I am a feminist.
Abashedly, such a declaration makes me cringe. A voice in my head adamantly screams fury and repulsion, refusing to let me associate myself with the characteristically outspoken, obstinate, and vehemently bitter female advocates of feminist rights.
But I am a feminist.
I believe in social, political and economic equality of the sexes. I am a feminist.
I think it’s time to embrace that fact. I think it’s time we all embraced it. We all (generally and hopefully) stand for equal rights, and yet whenever anyone mentions the feminist movement or feminism, a slight twinge of discomfort is inevitable.

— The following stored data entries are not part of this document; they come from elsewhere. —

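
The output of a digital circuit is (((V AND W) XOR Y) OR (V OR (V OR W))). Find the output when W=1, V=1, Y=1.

Substituting: (((1 AND 1) XOR 1) OR (1 OR (1 OR 1)))
= 1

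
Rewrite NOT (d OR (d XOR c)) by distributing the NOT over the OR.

NOT d AND NOT (d XOR c)
De Morgan's: NOT(OR of terms) = AND of negations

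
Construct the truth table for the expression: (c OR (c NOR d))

c | d | Output
--------------
0 | 0 | 1
0 | 1 | 0
1 | 0 | 1
1 | 1 | 1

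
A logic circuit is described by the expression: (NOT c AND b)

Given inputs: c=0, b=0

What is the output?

Substituting: (NOT 0 AND 0)
= 0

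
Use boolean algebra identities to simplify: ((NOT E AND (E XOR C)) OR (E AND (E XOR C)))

By distribution ((E AND v) OR (E AND NOT v) = E):
= (E XOR C)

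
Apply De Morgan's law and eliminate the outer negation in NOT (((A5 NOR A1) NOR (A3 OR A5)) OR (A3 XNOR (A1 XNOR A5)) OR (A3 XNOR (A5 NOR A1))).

NOT ((A5 NOR A1) NOR (A3 OR A5)) AND NOT (A3 XNOR (A1 XNOR A5)) AND NOT (A3 XNOR (A5 NOR A1))
De Morgan's: NOT(OR of terms) = AND of negations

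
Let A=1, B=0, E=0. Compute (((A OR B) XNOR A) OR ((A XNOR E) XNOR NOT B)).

Substituting: (((1 OR 0) XNOR 1) OR ((1 XNOR 0) XNOR NOT 0))
= 1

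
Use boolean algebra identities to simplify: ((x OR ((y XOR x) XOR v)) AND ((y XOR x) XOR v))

By absorption (E AND (E OR v) = E):
= ((y XOR x) XOR v)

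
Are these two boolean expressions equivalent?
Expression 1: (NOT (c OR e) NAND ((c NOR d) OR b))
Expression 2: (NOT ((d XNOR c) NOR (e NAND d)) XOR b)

No. Counterexample: with d=0, b=0, c=0, e=0, Expression 1 = 0 but Expression 2 = 1.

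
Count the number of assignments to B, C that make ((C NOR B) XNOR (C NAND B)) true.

Satisfying assignments: (0,0), (1,1)
Count: 2 out of 4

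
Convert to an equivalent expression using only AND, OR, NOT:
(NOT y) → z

y OR z
(Implication elimination: A → B = NOT A OR B)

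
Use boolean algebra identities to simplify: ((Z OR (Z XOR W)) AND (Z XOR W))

By absorption (E AND (E OR v) = E):
= (Z XOR W)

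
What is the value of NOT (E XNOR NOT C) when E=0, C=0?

Substituting: NOT (0 XNOR NOT 0)
= 1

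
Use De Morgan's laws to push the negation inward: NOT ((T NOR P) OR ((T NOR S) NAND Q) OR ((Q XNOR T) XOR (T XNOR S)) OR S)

NOT (T NOR P) AND NOT ((T NOR S) NAND Q) AND NOT ((Q XNOR T) XOR (T XNOR S)) AND NOT S
De Morgan's: NOT(OR of terms) = AND of negations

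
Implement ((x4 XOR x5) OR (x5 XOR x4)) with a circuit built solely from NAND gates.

((((x4 NAND (x4 NAND x5)) NAND (x5 NAND (x4 NAND x5))) NAND ((x4 NAND (x4 NAND x5)) NAND (x5 NAND (x4 NAND x5)))) NAND (((x5 NAND (x5 NAND x4)) NAND (x4 NAND (x5 NAND x4))) NAND ((x5 NAND (x5 NAND x4)) NAND (x4 NAND (x5 NAND x4)))))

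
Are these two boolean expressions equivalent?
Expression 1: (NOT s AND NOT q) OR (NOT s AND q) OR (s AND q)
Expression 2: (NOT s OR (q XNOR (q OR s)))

Yes, they are equivalent — the two output columns agree on all 4 assignments:
s | q | Expression 1 | Expression 2
-----------------------------------
0 | 0 | 1 | 1
0 | 1 | 1 | 1
1 | 0 | 0 | 0
1 | 1 | 1 | 1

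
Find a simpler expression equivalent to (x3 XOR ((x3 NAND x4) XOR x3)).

By XOR self-cancellation ((E XOR v) XOR v = E):
= (x3 NAND x4)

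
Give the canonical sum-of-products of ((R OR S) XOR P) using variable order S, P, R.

Σm(1, 2, 4, 5) = (NOT S AND NOT P AND R) OR (NOT S AND P AND NOT R) OR (S AND NOT P AND NOT R) OR (S AND NOT P AND R)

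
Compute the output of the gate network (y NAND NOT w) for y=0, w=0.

Substituting: (0 NAND NOT 0)
= 1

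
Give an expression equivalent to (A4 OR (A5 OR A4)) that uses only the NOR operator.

((A4 NOR ((A5 NOR A4) NOR (A5 NOR A4))) NOR (A4 NOR ((A5 NOR A4) NOR (A5 NOR A4))))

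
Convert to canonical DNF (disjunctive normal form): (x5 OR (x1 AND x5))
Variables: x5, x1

(x5 AND NOT x1) OR (x5 AND x1)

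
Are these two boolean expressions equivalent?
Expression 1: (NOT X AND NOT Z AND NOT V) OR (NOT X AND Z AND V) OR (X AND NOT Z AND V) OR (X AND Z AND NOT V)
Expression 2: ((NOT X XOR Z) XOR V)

Yes, they are equivalent — the two output columns agree on all 8 assignments:
X | Z | V | Expression 1 | Expression 2
---------------------------------------
0 | 0 | 0 | 1 | 1
0 | 0 | 1 | 0 | 0
0 | 1 | 0 | 0 | 0
0 | 1 | 1 | 1 | 1
1 | 0 | 0 | 0 | 0
1 | 0 | 1 | 1 | 1
1 | 1 | 0 | 1 | 1
1 | 1 | 1 | 0 | 0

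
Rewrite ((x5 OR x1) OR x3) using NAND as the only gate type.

((((x5 NAND x5) NAND (x1 NAND x1)) NAND ((x5 NAND x5) NAND (x1 NAND x1))) NAND (x3 NAND x3))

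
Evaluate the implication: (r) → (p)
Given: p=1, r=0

Antecedent (r) = 0; consequent (p) = 1.
0 → 1 = 1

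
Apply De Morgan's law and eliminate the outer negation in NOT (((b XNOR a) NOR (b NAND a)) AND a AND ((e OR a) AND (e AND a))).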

But as I flipped through these pages, I couldn’t help but nod my head furiously in agreement and chuckle at some of the (very) true scenarios that somehow chance upon every woman in one way or another. I couldn’t help but cringe and try to shake off the uncomfortable feeling of shame as I inwardly professed to doing many of the things she outlined.

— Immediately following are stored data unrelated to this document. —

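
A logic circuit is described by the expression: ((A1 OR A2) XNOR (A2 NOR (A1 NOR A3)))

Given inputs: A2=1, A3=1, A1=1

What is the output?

Substituting: ((1 OR 1) XNOR (1 NOR (1 NOR 1)))
= 0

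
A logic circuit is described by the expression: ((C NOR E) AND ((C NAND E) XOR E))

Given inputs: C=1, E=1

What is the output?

Substituting: ((1 NOR 1) AND ((1 NAND 1) XOR 1))
= 0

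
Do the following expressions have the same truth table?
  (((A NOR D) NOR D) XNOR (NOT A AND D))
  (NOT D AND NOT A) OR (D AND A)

Yes, they are equivalent — the two output columns agree on all 4 assignments:
D | A | Expression 1 | Expression 2
-----------------------------------
0 | 0 | 1 | 1
0 | 1 | 0 | 0
1 | 0 | 0 | 0
1 | 1 | 1 | 1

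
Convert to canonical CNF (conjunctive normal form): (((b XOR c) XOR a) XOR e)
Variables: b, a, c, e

(b OR a OR c OR e) AND (b OR a OR NOT c OR NOT e) AND (b OR NOT a OR c OR NOT e) AND (b OR NOT a OR NOT c OR e) AND (NOT b OR a OR c OR NOT e) AND (NOT b OR a OR NOT c OR e) AND (NOT b OR NOT a OR c OR e) AND (NOT b OR NOT a OR NOT c OR NOT e)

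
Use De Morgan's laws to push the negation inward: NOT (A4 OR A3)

NOT A4 AND NOT A3
De Morgan's: NOT(OR of terms) = AND of negations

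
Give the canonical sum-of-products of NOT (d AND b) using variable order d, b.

Σm(0, 1, 2) = (NOT d AND NOT b) OR (NOT d AND b) OR (d AND NOT b)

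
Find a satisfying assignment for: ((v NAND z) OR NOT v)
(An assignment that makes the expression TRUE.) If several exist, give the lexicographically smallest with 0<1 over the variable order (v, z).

v=0, z=0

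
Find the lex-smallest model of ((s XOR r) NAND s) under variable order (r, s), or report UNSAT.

r=0, s=0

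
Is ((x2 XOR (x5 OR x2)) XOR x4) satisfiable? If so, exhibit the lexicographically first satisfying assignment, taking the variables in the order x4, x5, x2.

x4=0, x5=1, x2=0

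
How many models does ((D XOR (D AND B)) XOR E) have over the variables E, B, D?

Satisfying assignments: (0,0,1), (1,0,0), (1,1,0), (1,1,1)
Count: 4 out of 8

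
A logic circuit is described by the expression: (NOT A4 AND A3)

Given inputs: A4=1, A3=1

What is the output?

Substituting: (NOT 1 AND 1)
= 0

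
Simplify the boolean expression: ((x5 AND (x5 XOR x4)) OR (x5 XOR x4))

By absorption (E OR (E AND v) = E):
= (x5 XOR x4)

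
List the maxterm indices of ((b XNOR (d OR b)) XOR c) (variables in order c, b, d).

ΠM(1, 4, 6, 7) = (c OR b OR NOT d) AND (NOT c OR b OR d) AND (NOT c OR NOT b OR d) AND (NOT c OR NOT b OR NOT d)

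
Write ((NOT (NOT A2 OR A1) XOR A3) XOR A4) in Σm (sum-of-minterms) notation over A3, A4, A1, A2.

Σm(1, 4, 6, 7, 8, 10, 11, 13) = (NOT A3 AND NOT A4 AND NOT A1 AND A2) OR (NOT A3 AND A4 AND NOT A1 AND NOT A2) OR (NOT A3 AND A4 AND A1 AND NOT A2) OR (NOT A3 AND A4 AND A1 AND A2) OR (A3 AND NOT A4 AND NOT A1 AND NOT A2) OR (A3 AND NOT A4 AND A1 AND NOT A2) OR (A3 AND NOT A4 AND A1 AND A2) OR (A3 AND A4 AND NOT A1 AND A2)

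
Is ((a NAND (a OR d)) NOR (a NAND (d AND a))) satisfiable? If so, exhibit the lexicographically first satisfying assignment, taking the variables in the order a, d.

a=1, d=1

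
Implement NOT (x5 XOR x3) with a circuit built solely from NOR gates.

(((((x5 NOR x3) NOR (x5 NOR x3)) NOR ((x5 NOR x3) NOR (x5 NOR x3))) NOR ((((x5 NOR x5) NOR (x3 NOR x3)) NOR ((x5 NOR x5) NOR (x3 NOR x3))) NOR (((x5 NOR x5) NOR (x3 NOR x3)) NOR ((x5 NOR x5) NOR (x3 NOR x3))))) NOR ((((x5 NOR x3) NOR (x5 NOR x3)) NOR ((x5 NOR x3) NOR (x5 NOR x3))) NOR ((((x5 NOR x5) NOR (x3 NOR x3)) NOR ((x5 NOR x5) NOR (x3 NOR x3))) NOR (((x5 NOR x5) NOR (x3 NOR x3)) NOR ((x5 NOR x5) NOR (x3 NOR x3))))))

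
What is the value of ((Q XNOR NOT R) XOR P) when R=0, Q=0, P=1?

Substituting: ((0 XNOR NOT 0) XOR 1)
= 1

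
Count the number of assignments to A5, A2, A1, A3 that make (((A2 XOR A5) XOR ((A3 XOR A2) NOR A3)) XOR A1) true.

Satisfying assignments: (0,0,0,0), (0,0,1,1), (0,1,0,0), (0,1,0,1), (1,0,0,1), (1,0,1,0), (1,1,1,0), (1,1,1,1)
Count: 8 out of 16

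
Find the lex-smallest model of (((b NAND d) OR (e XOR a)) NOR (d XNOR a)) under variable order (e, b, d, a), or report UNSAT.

e=0, b=1, d=1, a=0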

Self doubt becomes a form of self defense. In order to protect ourselves from being disliked, we question out abilities and downplay our achievements, especially in the presence of others. We put ourselves down before others can.

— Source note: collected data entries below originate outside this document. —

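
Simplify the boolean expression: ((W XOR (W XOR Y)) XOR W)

By XOR self-cancellation ((E XOR v) XOR v = E):
= (W XOR Y)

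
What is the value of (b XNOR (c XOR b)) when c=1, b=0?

Substituting: (0 XNOR (1 XOR 0))
= 0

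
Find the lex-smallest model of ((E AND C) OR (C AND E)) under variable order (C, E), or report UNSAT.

C=1, E=1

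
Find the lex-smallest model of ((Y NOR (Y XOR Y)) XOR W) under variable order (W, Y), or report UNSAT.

W=0, Y=0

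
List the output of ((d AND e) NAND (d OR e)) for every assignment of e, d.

e | d | Output
--------------
0 | 0 | 1
0 | 1 | 1
1 | 0 | 1
1 | 1 | 0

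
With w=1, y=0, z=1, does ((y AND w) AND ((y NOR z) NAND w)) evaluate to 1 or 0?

Substituting: ((0 AND 1) AND ((0 NOR 1) NAND 1))
= 0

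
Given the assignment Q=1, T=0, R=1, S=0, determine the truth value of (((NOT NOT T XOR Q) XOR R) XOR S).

Substituting: (((NOT NOT 0 XOR 1) XOR 1) XOR 0)
= 0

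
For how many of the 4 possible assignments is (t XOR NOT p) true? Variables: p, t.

Satisfying assignments: (0,0), (1,1)
Count: 2 out of 4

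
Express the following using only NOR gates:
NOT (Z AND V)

(((Z NOR Z) NOR (V NOR V)) NOR ((Z NOR Z) NOR (V NOR V)))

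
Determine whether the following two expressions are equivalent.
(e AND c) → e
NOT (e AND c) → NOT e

No, Inverse is not equivalent to original (counterexample: c=0, e=1)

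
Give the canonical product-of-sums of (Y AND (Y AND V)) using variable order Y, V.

ΠM(0, 1, 2) = (Y OR V) AND (Y OR NOT V) AND (NOT Y OR V)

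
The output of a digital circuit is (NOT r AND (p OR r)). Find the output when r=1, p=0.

Substituting: (NOT 1 AND (0 OR 1))
= 0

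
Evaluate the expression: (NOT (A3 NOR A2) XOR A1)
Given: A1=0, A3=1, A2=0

Substituting: (NOT (1 NOR 0) XOR 0)
= 1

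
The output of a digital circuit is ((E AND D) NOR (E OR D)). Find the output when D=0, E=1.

Substituting: ((1 AND 0) NOR (1 OR 0))
= 0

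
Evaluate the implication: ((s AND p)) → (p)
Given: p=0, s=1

Antecedent ((s AND p)) = 0; consequent (p) = 0.
0 → 0 = 1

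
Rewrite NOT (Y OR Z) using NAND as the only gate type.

(((Y NAND Y) NAND (Z NAND Z)) NAND ((Y NAND Y) NAND (Z NAND Z)))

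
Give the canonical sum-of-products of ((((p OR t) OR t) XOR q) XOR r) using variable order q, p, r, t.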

A little jolt ran through me and I couldn’t help but fidget in my seat with unease. I’ve always found it natural to deny compliments and could never quite accept it when people called me ‘smart’ or ‘brilliant’ – I always thought it was untrue and at any rate just polite to say ‘Nah, not at all’ and quickly change the subject to his (or her) achievements.
I never consciously acknowledged the fact that I was constantly muting my accomplishments – it was instinctive. Sandberg outlined the Howard/Heidi study where in testing perceptions of men and women in the workplace, two professors presented subjects with two scenarios: exact same scenarios of a successful entrepreneur, the only difference being the gender of the entrepreneur. Howard (the male scenario) and Heidi (female scenario) were both rated as equally competent, but Howard was rated as much more likeable and appealing in terms of personality. Success, it seemed, was only positively correlated to likeability in men, but negatively correlated in women.
Is that why I constantly mute my achievements and refuse to advocate for myself (whenever anyone asks me to speak about my accomplishments I feel an inward cringe)? I recoiled from the idea – firstly because I didn’t want to acknowledge such a discrepancy (in what I believed to be an equal world), and secondly because I thought acknowledging it was a pathetic excuse for my behavior and a repulsive show of arrogance (for it would be admitting that I am smart and I am brilliant).
Then I realized I was doing it again. Tormenting myself over the unnecessary and putting myself down for the fear of coming across as arrogant or proud. ‘Very assertive’, ‘strong-willed’ and ‘very competitive’ portray a successful and attractive man, but when applied to a woman – we’d imagine a successful woman but a sharp-tongued and unpleasant one.
In addition to facing institutional obstacles, women face a battle from within.
Sandberg also points out many things that people do in general (more so in women, however). While she refers to how women behave at work and how they manage their career, the things that she says apply to women (and men) in general.
The most common way people give up their power is thinking they don’t have any.
So incredibly true.
How can I do better? What am I doing that I don’t know? What am I doing that I cannot see?
Questions for self-improvement. The only corner of the universe you can be certain of improving is yourself – and how can you improve yourself without knowing what to change? We tend to have a biased view of ourselves; to view ourselves objectively or from the outside is nigh impossible. It’s always important to receive feedback, whether positive or negative, to be aware of our actions, our little shortcomings and unwitting idiosyncrasies. Having that one honest friend who won’t hesitate to let you know what she/he thinks of you is crucial: I once asked a very close (and brutally honest, sometimes to the point of insensitivity) friend what my biggest flaw was, and she said I had no backbone. Rather than take it badly, I took it in my stride and became a lot more aware of my actions and words and became less afraid to speak up and stand up for what I believed in. It helped me change for the better.
Instead of pondering the question “Can we have it all?” we should be asking the more practical question “Can we do it all?” And again, the answer is no.
Nothing is impossible may not be true, but ‘everything is impossible’ is definitely so.
Personal choices are not always as personal as they appear. We are all influenced by social conventions, peer pressure, and familial expectations.
Rarely is there one absolute truth, so people who believe they speak the truth are very silencing of others.